At All-Star media day on Monday, the Reds players shed more light on the pending donkey purchase, the culmination of a promise Votto made to Cozart in spring training before the 2016 season.
“It wasn’t a joke,” Cozart said. “Like a mile from our spring training facility (in Goodyear, Ariz.), there’s a donkey farm. So I take my son up there and we just feed the donkeys after I play. And Joey was just asking, like, ‘What’d you do yesterday?’ And I said, ‘I took Cooper, my son, and we fed the donkeys.’

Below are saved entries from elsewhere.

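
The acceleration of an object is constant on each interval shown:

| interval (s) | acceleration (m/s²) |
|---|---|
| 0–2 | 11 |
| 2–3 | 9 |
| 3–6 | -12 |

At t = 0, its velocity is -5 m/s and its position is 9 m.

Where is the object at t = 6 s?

66.5 m

On each constant-a segment, Δv = aΔt and Δx = v₀Δt + ½aΔt²; chain segment to segment.
0–2 s: v starts -5 m/s; Δx = -5·2 + ½·11·2² = 12 m; v ends 17 m/s.
2–3 s: v starts 17 m/s; Δx = 17·1 + ½·9·1² = 21.5 m; v ends 26 m/s.
3–6 s: v starts 26 m/s; Δx = 26·3 + ½·-12·3² = 24 m; v ends -10 m/s.
x(6) = 9 + Σ Δx = 66.5 m.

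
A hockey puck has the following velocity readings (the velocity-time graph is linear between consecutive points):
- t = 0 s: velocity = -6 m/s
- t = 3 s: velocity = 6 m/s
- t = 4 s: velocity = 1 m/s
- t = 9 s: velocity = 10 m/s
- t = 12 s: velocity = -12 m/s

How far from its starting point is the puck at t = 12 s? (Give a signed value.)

28 m

Displacement is the signed area under the v-t curve.
0–3 s: ½(-6 + 6)(3) = 0 m
3–4 s: ½(6 + 1)(1) = 3.5 m
4–9 s: ½(1 + 10)(5) = 27.5 m
9–12 s: ½(10 + -12)(3) = -3 m
Net displacement = 28 m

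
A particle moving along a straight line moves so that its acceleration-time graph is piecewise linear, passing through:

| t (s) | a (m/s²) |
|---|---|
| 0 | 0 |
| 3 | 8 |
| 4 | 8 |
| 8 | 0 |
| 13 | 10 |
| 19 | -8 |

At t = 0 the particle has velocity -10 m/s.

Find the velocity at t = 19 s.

Δv equals the area under the a-t graph; then v = v₀ + Δv.
0–3 s: ½(0 + 8)(3) = 12 m/s
3–4 s: 8 × 1 = 8 m/s
4–8 s: ½(8 + 0)(4) = 16 m/s
8–13 s: ½(0 + 10)(5) = 25 m/s
13–19 s: ½(10 + -8)(6) = 6 m/s
Δv = 67 m/s, so v(19) = -10 + (67) = 57 m/s.

57 m/s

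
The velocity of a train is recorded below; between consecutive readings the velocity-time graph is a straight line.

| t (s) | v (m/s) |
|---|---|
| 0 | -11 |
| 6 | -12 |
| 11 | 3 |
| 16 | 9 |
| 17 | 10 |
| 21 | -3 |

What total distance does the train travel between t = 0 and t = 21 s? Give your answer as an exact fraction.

Distance (not displacement) is the total path length: add the absolute areas under v-t.
0–6 s: |½(-11 + -12)(6)| = 69 m
6–11 s: v = 0 at t = 10 s; triangle areas 24 + 1.5 = 25.5 m
11–16 s: |½(3 + 9)(5)| = 30 m
16–17 s: |½(9 + 10)(1)| = 9.5 m
17–21 s: v = 0 at t = 261/13 s; triangle areas 200/13 + 18/13 = 218/13 m
Total distance = 1960/13 m

1960/13 m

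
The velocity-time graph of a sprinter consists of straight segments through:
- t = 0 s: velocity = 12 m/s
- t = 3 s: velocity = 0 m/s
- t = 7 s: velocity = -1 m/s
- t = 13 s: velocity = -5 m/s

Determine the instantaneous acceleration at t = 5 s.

-0.25 m/s²

Acceleration is the slope of the v-t graph on 3–7 s: (-1 − 0)/(7 − 3) = -0.25 m/s².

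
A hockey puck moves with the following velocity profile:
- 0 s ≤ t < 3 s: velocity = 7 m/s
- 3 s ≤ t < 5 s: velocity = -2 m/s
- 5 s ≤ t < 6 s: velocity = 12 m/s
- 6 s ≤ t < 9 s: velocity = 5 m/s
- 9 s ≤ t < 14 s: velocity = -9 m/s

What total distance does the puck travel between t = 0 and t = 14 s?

97 m

Total distance travelled is ∫|v| dt — sum the magnitudes of each area piece.
0–3 s: |7| × 3 = 21 m
3–5 s: |-2| × 2 = 4 m
5–6 s: |12| × 1 = 12 m
6–9 s: |5| × 3 = 15 m
9–14 s: |-9| × 5 = 45 m
Total distance = 97 m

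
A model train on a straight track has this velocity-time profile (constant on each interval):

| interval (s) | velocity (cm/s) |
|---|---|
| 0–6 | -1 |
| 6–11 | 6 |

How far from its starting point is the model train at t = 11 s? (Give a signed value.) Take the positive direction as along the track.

Net displacement equals the area under the velocity-time graph (areas below the axis count negative).
0–6 s: -1 × 6 = -6 cm
6–11 s: 6 × 5 = 30 cm
Net displacement = 24 cm

24 cm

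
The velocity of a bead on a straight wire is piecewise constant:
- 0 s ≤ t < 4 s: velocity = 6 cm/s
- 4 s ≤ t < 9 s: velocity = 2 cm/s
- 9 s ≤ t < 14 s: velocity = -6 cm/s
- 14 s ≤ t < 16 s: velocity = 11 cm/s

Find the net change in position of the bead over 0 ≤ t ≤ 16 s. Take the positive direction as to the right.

Displacement is the signed area under the v-t curve.
0–4 s: 6 × 4 = 24 cm
4–9 s: 2 × 5 = 10 cm
9–14 s: -6 × 5 = -30 cm
14–16 s: 11 × 2 = 22 cm
Net displacement = 26 cm

26 cm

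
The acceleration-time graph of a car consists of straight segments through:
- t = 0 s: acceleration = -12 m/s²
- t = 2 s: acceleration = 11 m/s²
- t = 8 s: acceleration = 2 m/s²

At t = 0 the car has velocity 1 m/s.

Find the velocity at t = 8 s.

39 m/s

Δv equals the area under the a-t graph; then v = v₀ + Δv.
0–2 s: ½(-12 + 11)(2) = -1 m/s
2–8 s: ½(11 + 2)(6) = 39 m/s
Δv = 38 m/s, so v(8) = 1 + (38) = 39 m/s.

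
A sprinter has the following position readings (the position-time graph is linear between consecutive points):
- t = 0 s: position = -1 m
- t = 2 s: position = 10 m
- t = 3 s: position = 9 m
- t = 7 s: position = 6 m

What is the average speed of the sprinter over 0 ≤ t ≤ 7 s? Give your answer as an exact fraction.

15/7 m/s

Average speed = (total path length)/(elapsed time); on a piecewise-linear x-t graph the path length is Σ|Δx|.
0–2 s: |Δx| = |10 − -1| = 11 m
2–3 s: |Δx| = |9 − 10| = 1 m
3–7 s: |Δx| = |6 − 9| = 3 m
Total path = 15 m; average speed = 15/7 = 15/7 m/s.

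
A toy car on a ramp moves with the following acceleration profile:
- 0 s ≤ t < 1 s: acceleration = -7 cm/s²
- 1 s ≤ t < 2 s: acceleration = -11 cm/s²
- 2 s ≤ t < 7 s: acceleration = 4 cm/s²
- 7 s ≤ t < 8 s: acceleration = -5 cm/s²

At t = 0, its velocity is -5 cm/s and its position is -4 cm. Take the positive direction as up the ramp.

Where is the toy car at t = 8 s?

On each constant-a segment, Δv = aΔt and Δx = v₀Δt + ½aΔt²; chain segment to segment.
0–1 s: v starts -5 cm/s; Δx = -5·1 + ½·-7·1² = -8.5 cm; v ends -12 cm/s.
1–2 s: v starts -12 cm/s; Δx = -12·1 + ½·-11·1² = -17.5 cm; v ends -23 cm/s.
2–7 s: v starts -23 cm/s; Δx = -23·5 + ½·4·5² = -65 cm; v ends -3 cm/s.
7–8 s: v starts -3 cm/s; Δx = -3·1 + ½·-5·1² = -5.5 cm; v ends -8 cm/s.
x(8) = -4 + Σ Δx = -100.5 cm.

-100.5 cm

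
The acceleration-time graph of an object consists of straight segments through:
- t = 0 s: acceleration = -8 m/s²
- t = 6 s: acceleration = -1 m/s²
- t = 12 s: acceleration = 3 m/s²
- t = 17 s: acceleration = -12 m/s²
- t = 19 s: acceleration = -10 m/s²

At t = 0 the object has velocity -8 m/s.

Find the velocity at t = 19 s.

-73.5 m/s

Δv equals the area under the a-t graph; then v = v₀ + Δv.
0–6 s: ½(-8 + -1)(6) = -27 m/s
6–12 s: ½(-1 + 3)(6) = 6 m/s
12–17 s: ½(3 + -12)(5) = -22.5 m/s
17–19 s: ½(-12 + -10)(2) = -22 m/s
Δv = -65.5 m/s, so v(19) = -8 + (-65.5) = -73.5 m/s.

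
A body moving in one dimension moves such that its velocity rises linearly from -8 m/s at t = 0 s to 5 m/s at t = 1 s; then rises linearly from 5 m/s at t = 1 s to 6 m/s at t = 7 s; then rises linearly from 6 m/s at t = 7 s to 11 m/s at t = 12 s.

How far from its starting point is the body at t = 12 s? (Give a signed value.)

74 m

Displacement is the signed area under the v-t curve.
0–1 s: ½(-8 + 5)(1) = -1.5 m
1–7 s: ½(5 + 6)(6) = 33 m
7–12 s: ½(6 + 11)(5) = 42.5 m
Net displacement = 74 m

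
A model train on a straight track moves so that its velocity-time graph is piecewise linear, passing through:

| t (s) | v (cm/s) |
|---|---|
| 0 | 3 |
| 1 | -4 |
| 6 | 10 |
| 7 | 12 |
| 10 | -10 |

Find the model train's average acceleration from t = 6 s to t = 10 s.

Average acceleration = Δv/Δt = (-10 − 10)/(10 − 6) = -5 cm/s².

-5 cm/s²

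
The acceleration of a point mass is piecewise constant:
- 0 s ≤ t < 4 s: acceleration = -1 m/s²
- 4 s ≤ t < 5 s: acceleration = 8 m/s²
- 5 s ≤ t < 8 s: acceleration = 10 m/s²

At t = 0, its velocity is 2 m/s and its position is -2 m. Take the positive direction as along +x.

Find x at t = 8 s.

63 m

On each constant-a segment, Δv = aΔt and Δx = v₀Δt + ½aΔt²; chain segment to segment.
0–4 s: v starts 2 m/s; Δx = 2·4 + ½·-1·4² = 0 m; v ends -2 m/s.
4–5 s: v starts -2 m/s; Δx = -2·1 + ½·8·1² = 2 m; v ends 6 m/s.
5–8 s: v starts 6 m/s; Δx = 6·3 + ½·10·3² = 63 m; v ends 36 m/s.
x(8) = -2 + Σ Δx = 63 m.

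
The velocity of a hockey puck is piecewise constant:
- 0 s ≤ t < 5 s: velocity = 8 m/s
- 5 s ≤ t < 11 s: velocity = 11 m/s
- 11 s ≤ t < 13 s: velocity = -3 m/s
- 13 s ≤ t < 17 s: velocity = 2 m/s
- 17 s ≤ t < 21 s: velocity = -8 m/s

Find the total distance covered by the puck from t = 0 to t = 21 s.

152 m

Distance (not displacement) is the total path length: add the absolute areas under v-t.
0–5 s: |8| × 5 = 40 m
5–11 s: |11| × 6 = 66 m
11–13 s: |-3| × 2 = 6 m
13–17 s: |2| × 4 = 8 m
17–21 s: |-8| × 4 = 32 m
Total distance = 152 m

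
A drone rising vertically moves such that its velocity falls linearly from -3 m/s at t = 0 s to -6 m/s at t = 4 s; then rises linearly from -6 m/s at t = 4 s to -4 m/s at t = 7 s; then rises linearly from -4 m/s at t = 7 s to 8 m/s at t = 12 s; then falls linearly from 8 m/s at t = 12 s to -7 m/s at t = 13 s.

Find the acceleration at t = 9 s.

Acceleration is the slope of the v-t graph on 7–12 s: (8 − -4)/(12 − 7) = 2.4 m/s².

2.4 m/s²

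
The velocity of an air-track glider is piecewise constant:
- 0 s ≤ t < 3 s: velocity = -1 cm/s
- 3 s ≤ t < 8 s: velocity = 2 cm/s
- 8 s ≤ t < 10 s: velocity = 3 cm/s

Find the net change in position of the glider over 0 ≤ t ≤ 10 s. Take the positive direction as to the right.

Displacement is the signed area under the v-t curve.
0–3 s: -1 × 3 = -3 cm
3–8 s: 2 × 5 = 10 cm
8–10 s: 3 × 2 = 6 cm
Net displacement = 13 cm

13 cm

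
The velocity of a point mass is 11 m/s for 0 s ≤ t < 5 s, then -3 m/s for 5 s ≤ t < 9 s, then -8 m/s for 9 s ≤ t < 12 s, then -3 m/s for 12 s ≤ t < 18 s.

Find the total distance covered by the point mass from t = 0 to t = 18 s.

109 m

Distance (not displacement) is the total path length: add the absolute areas under v-t.
0–5 s: |11| × 5 = 55 m
5–9 s: |-3| × 4 = 12 m
9–12 s: |-8| × 3 = 24 m
12–18 s: |-3| × 6 = 18 m
Total distance = 109 m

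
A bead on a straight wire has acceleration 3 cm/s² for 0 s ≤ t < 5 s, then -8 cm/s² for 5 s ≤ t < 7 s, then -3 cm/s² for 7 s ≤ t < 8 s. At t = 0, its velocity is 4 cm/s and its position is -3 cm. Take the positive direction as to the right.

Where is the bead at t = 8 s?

On each constant-a segment, Δv = aΔt and Δx = v₀Δt + ½aΔt²; chain segment to segment.
0–5 s: v starts 4 cm/s; Δx = 4·5 + ½·3·5² = 57.5 cm; v ends 19 cm/s.
5–7 s: v starts 19 cm/s; Δx = 19·2 + ½·-8·2² = 22 cm; v ends 3 cm/s.
7–8 s: v starts 3 cm/s; Δx = 3·1 + ½·-3·1² = 1.5 cm; v ends 0 cm/s.
x(8) = -3 + Σ Δx = 78 cm.

78 cm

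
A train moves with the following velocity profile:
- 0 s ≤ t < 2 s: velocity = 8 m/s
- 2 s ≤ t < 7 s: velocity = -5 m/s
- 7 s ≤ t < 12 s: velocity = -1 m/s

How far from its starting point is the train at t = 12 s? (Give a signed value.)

Net displacement equals the area under the velocity-time graph (areas below the axis count negative).
0–2 s: 8 × 2 = 16 m
2–7 s: -5 × 5 = -25 m
7–12 s: -1 × 5 = -5 m
Net displacement = -14 m

-14 m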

“He said, ‘oh, you like donkeys?’ I said, ‘yeah, I like all animals, really. Yeah, I like donkeys.’ So I was having a pretty good year last year, running up to the All-Star Game, and he just ran with it. This is just Joey being Joey. He said, ‘If you make the All-Star team, I’m going to buy you a donkey.’ And I was like, ‘alright, whatever.’ And it didn’t happen last year, so that was just kind of an afterthought.”
Cozart is enjoying a career year in 2017, and earned a starting spot in the All-Star lineup after a lively and very donkey-oriented campaign spearheaded by Votto. So now he’s getting a donkey.
“There will be a donkey in Cincinnati, I’m sure, when I get back,” he said. “I’ve had people — I’m not on social media — but they’re all like, ‘We can’t wait to see your donkey!’ That’s the topic of conversation now, mostly. It’s happening.”
Votto said he has not finalized his decision on what donkey to give Cozart, but said he estimated that the donkey will cost him in the $100-$400 range.
“You’d think prized thoroughbreds would cost more than that,” Votto said. His donkey decision, he explained, will come down to finding the right donkey to handle the pressure of performing in the spotlight.
Asked what he was looking for in a donkey, Votto said, “the ability to handle a big crowd, because at some point I have to deliver the donkey on the field in front of a large crowd. So I’m hoping one of us don’t get kicked, or thrown up on, something like that, or spit on. Do donkeys spit?”
Cozart, who makes his offseason home in Nashville, said he does not currently have enough land to keep a donkey and will most likely keep it at his mother’s house outside the city. Cozart’s son, Cooper, is now two years old and loves animals.
“Joey told me it’s going to be a baby donkey, and it’s going to be a miniature one,” Cozart said. “We don’t need the big boys. I don’t know, maybe I’ll put it in my house. If it’s a miniature one, maybe I’ll just build a room for it, put it on concrete, and we’ll just wash it out everyday. Who knows?”